The Swedish International Development Cooperation Agency (Sida) has granted Stockholm Resilience Centre 107 million SEK to strengthen the centre’s efforts to integrate resilience into international development practice and policy. Photo: O. Henriksson/Azote
Redefining development
There is a rising recognition of the need to integrate resilience as a core strategy for meeting development needs in an increasingly globalised world of social and environmental turbulence.
In recognition of this need, the Swedish International Development Cooperation Agency (Sida) has granted Stockholm Resilience Centre 107 million SEK to strengthen the centre’s efforts to integrate resilience into international development practice and policy.
The money will be allocated under the "GRAID – Guidance for Resilience in the Anthropocene: Investments for development" programme for an initial four-year period.
Sida sees GRAID as a knowledge partner for the newly inaugurated Global Resilience Partnership (GRP) established by Sida, the Rockefeller Foundation and USAID.
"This is a very exciting and important step in the development and
application of resilience and social-ecological systems science"
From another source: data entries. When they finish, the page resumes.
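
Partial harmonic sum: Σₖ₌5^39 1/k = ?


Σₖ₌5^39 1/k = 1/5 + 1/6 + 1/7 + ... + 1/39
= 1054116518590033/485721041551200
≈ 2.1702

Sum = 1054116518590033/485721041551200 ≈ 2.1702


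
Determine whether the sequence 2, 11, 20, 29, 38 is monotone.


Differences: 9, 9, 9, 9
All differences > 0 → strictly INCREASING

Monotonically increasing


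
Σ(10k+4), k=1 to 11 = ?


Σ(10k+4) = 10·Σk + 4·n
= 10·66 + 4·11
= 660 + 44 = 704

Σ = 704


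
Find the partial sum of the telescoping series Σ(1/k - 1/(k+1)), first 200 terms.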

Belinda Reyers, director of GRAID
Place-based research in priority regions
GRAID is a collaboration between the Stockholm Resilience Centre and Stellenbosch University and the Council for Scientific and Industrial Research in South Africa.
It will be based on place-based research around the world, building on another centre hosted initiative, the Programme on Ecosystem Change and Society (PECS), and take advantage of internal competencies at the centre on models, data, resilience methods, and synthesis to conduct cross-case and cross-scale comparisons.
GRAID will focus on priority regions in the Sahel, Horn of Africa, and South and Southeast Asia. Belinda Reyers believes we are witnessing a reframing of development from a narrow focus on developing countries to a global focus on prosperity, equity and sustainability.
Taking resilience in a new direction
Belinda Reyers, a long-time affiliate of the Stockholm Resilience Centre and an extraordinary Professor at Stellenbosch University, South Africa, has taken on the role as director of the GRAID programme.
She believes the programme will take resilience science in a new direction.
"This is a very exciting and important step in the development and application of resilience and social-ecological systems science. GRAID provides us with the opportunity to connect, innovate and synthesise scientific insights on development challenges such as inequality, migration, biodiversity loss and emerging diseases."
This new perspective on development is clearly signalled by the Sustainable Development Goals, which set out a universal agenda for a more equitable and sustainable development for people and planet.
But this new perspective needs a new kind of science – able to develop understanding, evidence and tools for implementing development in this light.
For Belinda Reyers, this is where resilience research has a key role to play.
"Areas such as social-ecological systems and feedbacks, cross-scale dynamics and linkages, non-linear change, and transformations can all contribute to better understand the dynamics and patterns of the Anthropocene and how to transform towards sustainability."